Subida al Pico de la Calderina (Sierra de la Calderina)

Esta foto no "pega" nada aquí, pero está claro que Ramón quería salir en plan chulito...
Los viajes suelen ser siempre interesantes, más si tienes buena compañía. Se habla de todo y de nada, de algunas cosas con importancia y de otras sin ella. A veces (aunque no suele ser aconsejable) de lo divino y de lo humano... Chema y yo, en un viaje de trabajo, hablábamos del campo, de la naturaleza, de andar, de correr... Así fue como me contó que había subido andando al pico de la Calderina (1.208 m.), situado en la sierra del mismo nombre, una de las más importantes de las que forman los Montes de Toledo, situada entre las provincias de Toledo y Ciudad Real.
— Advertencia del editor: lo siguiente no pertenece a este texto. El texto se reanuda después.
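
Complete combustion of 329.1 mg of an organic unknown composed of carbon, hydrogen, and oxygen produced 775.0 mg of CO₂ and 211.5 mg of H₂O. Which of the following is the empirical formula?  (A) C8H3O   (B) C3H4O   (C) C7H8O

mol C = 0.7750 g CO₂ ÷ 44.009 g/mol = 0.017610 mol
mol H = 2 × 0.2115 g H₂O ÷ 18.015 g/mol = 0.023480 mol
mass O = 0.3291 − (0.21151 + 0.023668) = 0.093918 g → mol O = 0.093918 ÷ 15.999 = 0.0058702 mol
Divide by the smallest (0.0058702 mol): C 3.000, H 4.000, O 1.000

(B) C3H4O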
La ruta empieza al lado de la N-401 (Ciudad Real-Toledo), justo en el camino que sale a la izquierda (sentido Toledo), nada más pasar el cruce de Urda.

Habíamos quedado a las 7:45. A las 8:30 estábamos allí.
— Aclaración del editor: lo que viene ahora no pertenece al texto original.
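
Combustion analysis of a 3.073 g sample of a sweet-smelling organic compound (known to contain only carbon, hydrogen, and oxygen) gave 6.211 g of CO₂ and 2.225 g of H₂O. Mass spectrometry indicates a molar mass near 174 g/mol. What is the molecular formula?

C8H14O4

mol C = 6.211 g CO₂ ÷ 44.009 g/mol = 0.14113 mol
mol H = 2 × 2.225 g H₂O ÷ 18.015 g/mol = 0.24702 mol
mass O = 3.073 − (1.6951 + 0.24899) = 1.1289 g → mol O = 1.1289 ÷ 15.999 = 0.070560 mol
Divide by the smallest (0.070560 mol): C 2.000, H 3.501, O 1.000
Multiplying each by 2 gives whole numbers: C 4.00, H 7.00, O 2.00
Empirical formula: C4H7O2
Empirical-formula mass = 87.10 g/mol; 174 ÷ 87.10 ≈ 2, so the molecular formula is C8H14O4.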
Empezamos a correr con una temperatura ideal (con un ligero y fresco viento). No habíamos completado los dos kilómetros cuando, de repente, un movimiento sísmico sin precedentes dejó a todo el mundo acojonado. Bueno... a todos, menos a mí. No sé cómo coño lo hice, pero en la parte más plana, lisa y acondicionada del camino me torcí el tobillo derecho, dándome un hostión de los llamados "de campeonato". Al caer, rodar e incorporarme como un resorte (no porque no me hubiese hecho daño, sino porque me jode mucho mancharme y la tierra en aquel lugar era muy rojiza) pude ver cómo un pastor corría hacia mí moviendo la cabeza de lado a lado y con los ojos en blanco, como pensando "este modorro se ha matao". El dolor era fino como si me clavaran una aguja a mala leche, pero, después de unos minutos, aquello no se hinchaba, lo que en nuestra más que contrastada experiencia en diagnósticos traumatológicos significa que no había ocurrido nada grave. Como suele ser habitual los demás me decían que si quería seguir andando, que si lo dejábamos o que si nos quedabamos allí a esperar qué pasaba. Habíamos ido a conquistar esa montañaca y la conquistaríamos...
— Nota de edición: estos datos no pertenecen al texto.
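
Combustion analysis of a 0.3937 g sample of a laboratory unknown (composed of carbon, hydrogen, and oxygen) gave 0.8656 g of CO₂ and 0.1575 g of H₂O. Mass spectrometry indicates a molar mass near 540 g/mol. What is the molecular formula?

C27H24O12

mol C = 0.8656 g CO₂ ÷ 44.009 g/mol = 0.019669 mol
mol H = 2 × 0.1575 g H₂O ÷ 18.015 g/mol = 0.017485 mol
mass O = 0.3937 − (0.23624 + 0.017625) = 0.13983 g → mol O = 0.13983 ÷ 15.999 = 0.0087402 mol
Divide by the smallest (0.0087402 mol): C 2.250, H 2.001, O 1.000
Multiplying each by 4 gives whole numbers: C 9.00, H 8.00, O 4.00
Empirical formula: C9H8O4
Empirical-formula mass = 180.16 g/mol; 540 ÷ 180.16 ≈ 3, so the molecular formula is C27H24O12.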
Así que empezamos a correr (despacico, eso sí) y a subir y a subir y a subir. Al principio Luis se quedó un poco rezagado. Ramón y yo seguimos juntos, aunque por poco tiempo. Rápidamente pude comprobar como los gemelos de Ramón (que más que gemelos, yo creo que son trillizos o cuatrillizos) empezaban a quemar madera, subiendo aquellas pendientes como si fuese montado en unas escaleras mecánicas. ¡Qué gustico da verle correr!. Y yo que parezco... (mejor véis la descripción que se ha hecho de mí en el apartado de MIEMBROS -con perdón-) Así que, como si estuvieramos enfadados, corrimos cada uno a nuestro ritmo aquel camino que nos llevó a lo más alto del pico, donde se encuentran unas antenas que, aunque destrozan el paisaje, son las que permiten que pueda llegarse hasta allí por una ruta tan bien conservada.

Juntos nuevamente nos hicimos las fotos de rigor, echamos un trago, nos comimos unas barritas energéticas y, sobre todo, disfrutamos de las impresionantes vistas (a un lado, Ciudad Real; al otro, Toledo). Una maravilla.
Luis y yo dándole la espalda a Toledo

Ramón de espaldas a Ciudad Real
El camino de vuelta, es decir, la bajada, no tiene mucha importancia atlética, aunque sí para el apartado anéctodas. A mitad de camino nos encontramos a un fulano con una tartana de coche averiado y atravesado en el camino. Tuvimos que ayudarle a darle la vuelta al coche para que con la pendiente, esta vez a favor, pudiera arrancarlo. Más abajo podéis ver la prueba fotográfica (y eso que no venía el periodista...)
Tras la polvisca, el vehículo ya "en marcha"
Al final, casi 13 kilómetros de ruta de ida y vuelta, la mitad hacia arriba y la mitad hacia abajo por el mismo camino y unas vistas preciosas desde arriba. Habrá que seguir investigando para alargarla y seguir conquistando territorios...

Gracias, Chema, por el descubrimiento.